Baricitinib has been extensively studied for its safety profile in various clinical trials, including phase II and phase III trials focusing on patients with atopic dermatitis. In these trials, adverse events were carefully monitored to assess the safety and tolerability of baricitinib across different doses. In the phase II trial (NCT02576938), adverse events leading to discontinuation were observed in a small percentage of participants across the placebo and baricitinib groups. The most common adverse events reported in the active arms included abnormal lymphocyte count, neutropenia, headache, and eczema. In the subsequent BREEZE-AD phase III trials, the incidence of adverse events was comparable between the placebo and baricitinib arms. The most common treatment-emergent adverse events included nasopharyngitis, headache, increased serum CPK levels, and upper respiratory tract infections.
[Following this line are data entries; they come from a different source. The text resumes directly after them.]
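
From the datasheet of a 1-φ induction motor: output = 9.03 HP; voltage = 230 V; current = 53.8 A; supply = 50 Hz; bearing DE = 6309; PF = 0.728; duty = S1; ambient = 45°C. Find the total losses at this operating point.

P_in = V·I·cosφ = 230×53.8×0.728 = 9008 W
P_out = 9.03×746 = 6736 W
Losses = P_in − P_out = 9008 − 6736 = 2272 W

2.27 kW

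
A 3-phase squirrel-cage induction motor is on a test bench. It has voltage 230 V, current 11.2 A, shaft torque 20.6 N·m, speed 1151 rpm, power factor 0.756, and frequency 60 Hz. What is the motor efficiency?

73.6 %

ω = 2π × 1151/60 = 120.5 rad/s; P_out = τω = 20.6 × 120.5 = 2482 W
P_in = √3·V_L·I_L·cosφ = 1.732 × 230 × 11.2 × 0.756 = 3373 W
η = P_out / P_in = 2482 / 3373 = 0.736 = 73.6%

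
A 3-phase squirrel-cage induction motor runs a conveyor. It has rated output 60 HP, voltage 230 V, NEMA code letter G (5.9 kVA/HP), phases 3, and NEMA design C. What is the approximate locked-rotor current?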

Across the various trials, serious adverse events were infrequent, with no reports of deaths, cardiovascular events, thrombosis, gastrointestinal perforation, or malignancies associated with baricitinib treatment. While some specific adverse events like herpes simplex infections were observed more frequently in certain dose groups, overall, the safety profile of baricitinib remained consistent and favorable. A pooled safety analysis of baricitinib in adult patients with atopic dermatitis from multiple randomized trials further confirmed the low frequency of serious adverse events, with common treatment-emergent adverse events being nasopharyngitis, headache, CPK elevations, and diarrhea. Importantly, the study did not show an increased risk of serious adverse cardiovascular events or significant skin infections requiring antibiotic treatment with the use of baricitinib. Overall, the safety data from these trials suggest that baricitinib is generally well-tolerated, with manageable adverse events and a safety profile that supports its use in the treatment of atopic dermatitis. ²

Reference

1. Freitas E, Guttman-Yassky E, Torres T. Baricitinib for the Treatment of Alopecia Areata. Drugs. 2023; 83(9): 761-770.

2. Melo A, Carrascosa JM, Torres T. Baricitinib for the treatment of atopic dermatitis. J Dermatolog Treat. 2022; 33(5): 2404-2413.